Mick Worrall

Personal information
- Full name: Michael Worrall
- Born: 22 March 1962 (age 63) Warrington, England

Playing information
- Position: Second-row, Loose forward
Club
| Years | Team | Pld | T | G | FG | P |
| 1980–87 | Oldham | 173 | 31 | 61 |  | 237 |
| 1987–92 | Salford |  |  |  |  |  |
| 1992–93 | Leeds |  |  |  |  |  |
| 1993–94 | Rochdale Hornets |  |  |  |  |  |
|  | Total | 173 | 31 | 61 | 0 | 237 |
Representative
| Years | Team | Pld | T | G | FG | P |
| 1983 | Great Britain U24 | 3 | 0 | 0 | 0 | 0 |
| 1984 | Great Britain | 3 | 0 | 0 | 0 | 0 |
- Source:

= Mick Worrall =

GB international rugby league footballer

Michael Worrall (born 22 March 1962) is a former professional rugby league footballer who played in the 1970s, 1980s and 1990s. He played at representative level for Great Britain, and at club level for Oldham, Salford and Leeds, as a , or .

==Playing career==
===Oldham===
Born in Warrington, Worrall was signed by Oldham from amateur club Crosfields, and made his senior debut in April 1980 against Bramley. He played in Oldham's 6–27 defeat by Wigan in the 1986 Lancashire Cup Final during the 1986–87 season at Knowsley Road, St Helens on Sunday 19 October 1986.

===Salford===
In October 1987, Worrall was signed by Salford for £55,000.

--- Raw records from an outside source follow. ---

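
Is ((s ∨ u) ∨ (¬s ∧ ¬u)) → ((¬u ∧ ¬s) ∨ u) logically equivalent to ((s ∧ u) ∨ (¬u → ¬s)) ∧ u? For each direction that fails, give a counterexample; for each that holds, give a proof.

[⇒] This fails. Under s = F, u = F, the left side is true but the right side is false.

[⇐] Assume the antecedent. If s is true, the antecedent forces (s = T, u = T), and the consequent holds there. If s is false, the consequent reduces to true regardless of the other variables. Either way the consequent holds.

Only the converse holds.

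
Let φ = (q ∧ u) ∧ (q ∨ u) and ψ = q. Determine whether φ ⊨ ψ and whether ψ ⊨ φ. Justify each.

(⇒) Assume the antecedent. If q is true, q reduces to true regardless of the other variables. If q is false, the antecedent cannot hold. Either way q holds.

(⇐) This fails. Under q = T, u = F, the left side is false but the right side is true.

Only the forward implication holds.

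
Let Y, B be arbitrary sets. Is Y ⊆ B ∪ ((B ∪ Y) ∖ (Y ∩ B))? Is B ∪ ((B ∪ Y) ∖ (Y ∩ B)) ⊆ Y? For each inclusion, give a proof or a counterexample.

The sets are not equal: only the forward inclusion holds.

Forward inclusion. Let x ∈ Y. Then either x ∈ Y and x ∉ B; or x ∈ Y ∩ B. In each case x ∈ B ∪ ((B ∪ Y) ∖ (Y ∩ B)), so Y ⊆ B ∪ ((B ∪ Y) ∖ (Y ∩ B)).

Reverse inclusion. This inclusion fails. Take Y = ∅, B = {1}; then 1 ∈ B ∪ ((B ∪ Y) ∖ (Y ∩ B)) but 1 ∉ Y.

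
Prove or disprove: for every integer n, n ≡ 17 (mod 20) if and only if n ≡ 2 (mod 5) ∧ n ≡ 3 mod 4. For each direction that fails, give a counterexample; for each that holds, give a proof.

Both directions fail.

(⟹) This fails: n = 17 gives 17 ≡ 17 (mod 20) but 17 ≡ 1 (mod 4), so the conjunction on the right does not hold.

(⟸) This fails: n = 7 satisfies both congruences on the right (7 ≡ 2 mod 5 and 7 ≡ 3 mod 4) yet 7 ≡ 7 (mod 20), not 17.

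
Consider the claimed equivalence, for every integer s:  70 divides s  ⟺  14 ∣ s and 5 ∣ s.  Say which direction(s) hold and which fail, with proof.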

He played and scored a drop goal in Salford's 17–22 defeat by Wigan in the 1988 Lancashire Cup Final during the 1988–89 season at Knowsley Road, St. Helens on Sunday 23 October 1988.

At the end of the 1990–91 season, Worrall played for Salford in their 27–20 win against Halifax at Old Trafford in the 1990–91 Second Division Premiership final.

===Later career===
In August 1992, Worrall was transferred to Leeds in exchange for Phil Ford. In March 1993, he was signed by Rochdale Hornets for a fee of £10,000. He brought his playing career to an end in 1994 after turning down a new contract with Rochdale.

===International honours===
Worrall won his first caps for Great Britain while at Oldham in January 1984 against France. He was selected for the 1984 Lions tour, and appeared in the first two Tests against Australia, but missed the third Test due to requiring knee surgery.

==Coaching career==
In 1995, Worrall was appointed as coach at Saddleworth Rangers. He has also previously coached the academy at Oldham.

In 2015, Worrall coached at amateur club Oldham St Annes.

==Personal life==
Mick Worrall's brother, Tony Worrall, played rugby league for Warrington.